Cette rareté fait inévitablement augmenter le prix du gaz. Fin 2021, le charbon possède ainsi un coût marginal plus faible que le gaz pour la production d’électricité en France, selon la logique du Merit Order.

L’élément conjoncturel : un parc nucléaire français en convalescence

Un autre élément vient s’ajouter à cette crise du gaz : le parc nucléaire français, qui représente 56 réacteurs pour une puissance totale de 61 gigawatts, est en sous-production.

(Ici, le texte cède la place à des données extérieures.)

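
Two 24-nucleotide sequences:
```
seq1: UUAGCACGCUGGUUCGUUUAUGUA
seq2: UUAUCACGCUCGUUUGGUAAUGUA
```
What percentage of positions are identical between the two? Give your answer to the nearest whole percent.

Mismatches at positions 4, 11, 15, 17, 19 (1-based): 5 of 24.
Identical positions: 19/24 = 79.17% → 79%.

79%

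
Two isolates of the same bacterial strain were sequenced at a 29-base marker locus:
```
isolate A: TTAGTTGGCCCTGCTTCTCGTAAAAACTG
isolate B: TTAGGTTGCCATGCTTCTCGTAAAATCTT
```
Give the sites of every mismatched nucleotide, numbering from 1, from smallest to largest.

5, 7, 11, 26, 29

Scanning 1-based: 5: T/G; 7: G/T; 11: C/A; 26: A/T; 29: G/T.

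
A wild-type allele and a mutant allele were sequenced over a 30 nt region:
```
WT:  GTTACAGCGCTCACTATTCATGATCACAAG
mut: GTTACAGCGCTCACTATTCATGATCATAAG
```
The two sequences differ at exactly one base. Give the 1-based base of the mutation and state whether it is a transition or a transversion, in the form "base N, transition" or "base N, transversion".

base 27, transition

The sequences differ only at base 27: C→T (pyrimidine→pyrimidine), a transition.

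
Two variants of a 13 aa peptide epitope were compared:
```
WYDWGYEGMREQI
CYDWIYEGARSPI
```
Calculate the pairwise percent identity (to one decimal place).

61.5%

5 positions differ (1, 5, 9, 11, 12), so 8 of 13 match: 8/13 = 61.54%.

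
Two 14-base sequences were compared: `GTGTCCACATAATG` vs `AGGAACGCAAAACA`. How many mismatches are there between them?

8

Comparing position by position, 8 sites differ: 1 (G/A), 2 (T/G), 4 (T/A), 5 (C/A), 7 (A/G), 10 (T/A), 13 (T/C), 14 (G/A).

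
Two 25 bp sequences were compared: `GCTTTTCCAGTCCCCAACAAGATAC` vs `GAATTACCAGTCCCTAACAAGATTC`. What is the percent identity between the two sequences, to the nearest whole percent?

Mismatches at positions 2, 3, 6, 15, 24 (1-based): 5 of 25.
Identical positions: 20/25 = 80% → 80%.

80%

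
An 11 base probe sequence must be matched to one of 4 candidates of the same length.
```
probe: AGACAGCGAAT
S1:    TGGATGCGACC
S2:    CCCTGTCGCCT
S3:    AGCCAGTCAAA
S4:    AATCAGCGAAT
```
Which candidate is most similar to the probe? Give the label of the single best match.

Hamming distances to probe — S1: 6; S2: 8; S3: 4; S4: 2.
Smallest is S4 with 2 mismatches.

S4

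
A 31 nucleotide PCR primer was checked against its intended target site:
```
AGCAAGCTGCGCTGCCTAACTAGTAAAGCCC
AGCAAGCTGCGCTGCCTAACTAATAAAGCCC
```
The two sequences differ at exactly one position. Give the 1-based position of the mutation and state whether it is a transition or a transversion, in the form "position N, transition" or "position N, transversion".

The sequences differ only at position 23: G→A (purine→purine), a transition.

position 23, transition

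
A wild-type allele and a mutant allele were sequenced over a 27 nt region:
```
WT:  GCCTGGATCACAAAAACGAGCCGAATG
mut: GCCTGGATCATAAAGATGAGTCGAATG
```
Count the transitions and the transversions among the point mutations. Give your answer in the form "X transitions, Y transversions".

Transitions (purine↔purine or pyrimidine↔pyrimidine): 11 C→T, 15 A→G, 17 C→T, 21 C→T.
Transversions (purine↔pyrimidine): none.

4 transitions, 0 transversions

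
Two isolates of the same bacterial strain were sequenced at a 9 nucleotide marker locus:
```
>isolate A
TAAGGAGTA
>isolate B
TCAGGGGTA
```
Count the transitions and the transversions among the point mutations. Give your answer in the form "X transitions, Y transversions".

1 transition, 1 transversion

Mismatches (1-based):
base 2: A→C (purine→pyrimidine, transversion)
base 6: A→G (purine→purine, transition)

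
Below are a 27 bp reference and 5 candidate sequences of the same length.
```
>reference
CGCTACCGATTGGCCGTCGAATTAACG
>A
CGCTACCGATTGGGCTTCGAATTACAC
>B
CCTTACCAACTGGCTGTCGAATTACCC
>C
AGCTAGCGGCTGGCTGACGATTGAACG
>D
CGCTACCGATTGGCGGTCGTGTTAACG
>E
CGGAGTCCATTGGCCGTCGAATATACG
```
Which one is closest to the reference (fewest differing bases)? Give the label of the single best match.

D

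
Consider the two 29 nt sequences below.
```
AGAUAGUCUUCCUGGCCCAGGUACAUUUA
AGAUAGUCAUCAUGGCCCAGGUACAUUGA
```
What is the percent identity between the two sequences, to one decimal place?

89.7%

Mismatches at positions 9, 12, 28 (1-based): 3 of 29.
Identical positions: 26/29 = 89.66% → 89.7%.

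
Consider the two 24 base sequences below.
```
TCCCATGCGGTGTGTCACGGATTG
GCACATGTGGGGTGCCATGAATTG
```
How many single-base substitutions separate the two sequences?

7

The sequences differ at sites 1, 3, 8, 11, 15, 18, 20 (1-based) — 7 in total.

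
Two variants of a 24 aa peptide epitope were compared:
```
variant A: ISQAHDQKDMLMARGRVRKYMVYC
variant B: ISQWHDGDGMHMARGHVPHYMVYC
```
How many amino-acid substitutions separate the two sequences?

Comparing position by position, 8 positions differ: 4 (A/W), 7 (Q/G), 8 (K/D), 9 (D/G), 11 (L/H), 16 (R/H), 18 (R/P), 19 (K/H).

8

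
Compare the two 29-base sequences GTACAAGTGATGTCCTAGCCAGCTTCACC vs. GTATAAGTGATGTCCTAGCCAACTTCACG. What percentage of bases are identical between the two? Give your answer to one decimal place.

89.7%

3 positions differ (4, 22, 29), so 26 of 29 match: 26/29 = 89.66%.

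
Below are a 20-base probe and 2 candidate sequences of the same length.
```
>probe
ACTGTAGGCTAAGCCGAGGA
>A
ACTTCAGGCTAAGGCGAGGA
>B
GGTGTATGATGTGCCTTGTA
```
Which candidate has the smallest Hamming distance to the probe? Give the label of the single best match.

A differs at 3 sites; B differs at 9 sites. The closest is A.

A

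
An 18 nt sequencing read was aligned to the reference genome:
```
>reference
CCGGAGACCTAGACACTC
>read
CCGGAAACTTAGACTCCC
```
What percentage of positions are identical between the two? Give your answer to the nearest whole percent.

4 positions differ (6, 9, 15, 17), so 14 of 18 match: 14/18 = 77.78%.

78%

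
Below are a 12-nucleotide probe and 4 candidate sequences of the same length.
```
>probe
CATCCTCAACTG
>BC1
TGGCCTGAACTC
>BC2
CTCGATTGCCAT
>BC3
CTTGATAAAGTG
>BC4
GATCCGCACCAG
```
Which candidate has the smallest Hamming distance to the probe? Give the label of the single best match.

BC4

Hamming distances to probe — BC1: 5; BC2: 9; BC3: 5; BC4: 4.
Smallest is BC4 with 4 mismatches.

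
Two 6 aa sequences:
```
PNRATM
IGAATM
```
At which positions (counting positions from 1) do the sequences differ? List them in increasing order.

1, 2, 3

Scanning 1-based: 1: P/I; 2: N/G; 3: R/A.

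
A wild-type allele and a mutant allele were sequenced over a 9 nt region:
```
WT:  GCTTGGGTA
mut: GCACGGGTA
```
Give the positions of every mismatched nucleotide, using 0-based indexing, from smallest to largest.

Scanning 0-based: 2: T/A; 3: T/C.

2, 3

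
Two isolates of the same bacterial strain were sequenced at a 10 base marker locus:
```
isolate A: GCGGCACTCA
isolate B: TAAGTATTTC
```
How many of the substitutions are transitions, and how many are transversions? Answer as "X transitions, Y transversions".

Transitions (purine↔purine or pyrimidine↔pyrimidine): 3 G→A, 5 C→T, 7 C→T, 9 C→T.
Transversions (purine↔pyrimidine): 1 G→T, 2 C→A, 10 A→C.

4 transitions, 3 transversions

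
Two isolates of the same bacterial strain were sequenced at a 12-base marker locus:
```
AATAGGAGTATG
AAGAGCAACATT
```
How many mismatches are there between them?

The sequences differ at bases 3, 6, 8, 9, 12 (1-based) — 5 in total.

5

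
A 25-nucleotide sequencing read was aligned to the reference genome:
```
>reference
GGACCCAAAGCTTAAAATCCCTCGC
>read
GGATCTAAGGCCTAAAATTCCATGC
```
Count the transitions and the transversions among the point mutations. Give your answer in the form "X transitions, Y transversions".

6 transitions, 1 transversion

Transitions (purine↔purine or pyrimidine↔pyrimidine): 4 C→T, 6 C→T, 9 A→G, 12 T→C, 19 C→T, 23 C→T.
Transversions (purine↔pyrimidine): 22 T→A.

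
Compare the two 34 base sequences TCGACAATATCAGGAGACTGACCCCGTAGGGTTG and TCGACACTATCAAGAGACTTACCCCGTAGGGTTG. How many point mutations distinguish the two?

The sequences differ at sites 7, 13, 20 (1-based) — 3 in total.

3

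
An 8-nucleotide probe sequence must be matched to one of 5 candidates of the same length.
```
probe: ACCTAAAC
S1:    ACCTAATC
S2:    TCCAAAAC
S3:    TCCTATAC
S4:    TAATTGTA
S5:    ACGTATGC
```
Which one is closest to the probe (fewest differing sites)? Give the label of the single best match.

S1

Hamming distances to probe — S1: 1; S2: 2; S3: 2; S4: 7; S5: 3.
Smallest is S1 with 1 mismatch.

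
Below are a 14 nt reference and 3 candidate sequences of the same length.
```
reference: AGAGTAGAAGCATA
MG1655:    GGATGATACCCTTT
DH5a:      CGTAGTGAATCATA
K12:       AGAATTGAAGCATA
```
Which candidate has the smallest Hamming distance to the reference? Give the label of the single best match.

K12

MG1655 differs at 8 positions; DH5a differs at 6 positions; K12 differs at 2 positions. The closest is K12.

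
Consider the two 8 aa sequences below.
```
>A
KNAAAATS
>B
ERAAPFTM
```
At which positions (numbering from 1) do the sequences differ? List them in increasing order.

Differences at position 1 (K→E), position 2 (N→R), position 5 (A→P), position 6 (A→F), position 8 (S→M).

1, 2, 5, 6, 8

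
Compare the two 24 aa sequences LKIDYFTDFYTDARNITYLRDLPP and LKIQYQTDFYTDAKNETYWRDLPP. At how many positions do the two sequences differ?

5

The sequences differ at positions 4, 6, 14, 16, 19 (1-based) — 5 in total.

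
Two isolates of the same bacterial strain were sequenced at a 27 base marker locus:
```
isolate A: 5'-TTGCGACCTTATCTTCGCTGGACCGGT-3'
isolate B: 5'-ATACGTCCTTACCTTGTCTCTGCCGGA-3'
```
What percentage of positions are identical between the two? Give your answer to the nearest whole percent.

63%

10 positions differ (1, 3, 6, 12, 16, 17, 20, 21, 22, 27), so 17 of 27 match: 17/27 = 62.96%.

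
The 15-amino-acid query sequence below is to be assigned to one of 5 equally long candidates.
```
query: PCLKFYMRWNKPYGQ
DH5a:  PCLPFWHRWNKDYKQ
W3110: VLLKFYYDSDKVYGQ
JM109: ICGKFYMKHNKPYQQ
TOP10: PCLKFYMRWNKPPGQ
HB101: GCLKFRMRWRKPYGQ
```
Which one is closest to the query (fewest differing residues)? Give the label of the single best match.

Hamming distances to query — DH5a: 5; W3110: 7; JM109: 5; TOP10: 1; HB101: 3.
Smallest is TOP10 with 1 mismatch.

TOP10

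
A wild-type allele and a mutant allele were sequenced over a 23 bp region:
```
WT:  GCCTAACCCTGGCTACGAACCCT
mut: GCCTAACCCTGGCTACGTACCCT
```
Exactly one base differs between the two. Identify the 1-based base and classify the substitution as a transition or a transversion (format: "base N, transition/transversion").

The sequences differ only at base 18: A→T (purine→pyrimidine), a transversion.

base 18, transversion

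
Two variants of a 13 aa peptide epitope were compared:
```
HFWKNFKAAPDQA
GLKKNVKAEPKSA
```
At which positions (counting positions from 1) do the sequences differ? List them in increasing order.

Differences at position 1 (H→G), position 2 (F→L), position 3 (W→K), position 6 (F→V), position 9 (A→E), position 11 (D→K), position 12 (Q→S).

1, 2, 3, 6, 9, 11, 12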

En septembre, les centrales nucléaires françaises ont ainsi produit 18,2 TWh d’électricité, contre 29 TWh en septembre 2021, soit une baisse de 37,2 %, comme illustré par ce graphique (source : Ouest France) :

Ces chiffres sont directement liés au taux de disponibilité des réacteurs. En effet, le taux de disponibilité des centrales françaises, en baisse constante depuis 2015, a atteint cette année un niveau historiquement bas : 32 réacteurs sont actuellement à l’arrêt.

Différents événements peuvent justifier ce niveau très bas.

Tout d’abord, 2022 a été une année chargée en maintenance et EDF ne disposait pas forcément de main d’œuvre pour réaliser conjointement toutes les interventions. Ensuite, les constations fin 2021 de dysfonctionnements génériques de tuyauterie affectant une douzaine de centrales, ont nécessité de fastidieuses opérations de remplacements, ce qui a conduit à l’immobilisation des infrastructures sur le long terme.

S’amorce alors une crise d’approvisionnement conduisant aux recours de moyens de semi-pointe pour faire face à la demande. Cette conjoncture aboutit à une nouvelle augmentation du prix de l’électricité.

Le coup de grâce : l’arrêt de NordStream 1

Le contexte géopolitique enfin, avec le conflit Ukraine-Russie, est venu mettre un coup d’arrêt au transport de gaz depuis la Russie. En effet, Nordstream 1 fonctionnant déjà par intermittence depuis le début de la guerre, a définitivement été mis à l’arrêt le 26 septembre dernier à la suite de plusieurs fuites constatées sur le pipeline. L’approvisionnement de gaz depuis la Russie devient donc compromis.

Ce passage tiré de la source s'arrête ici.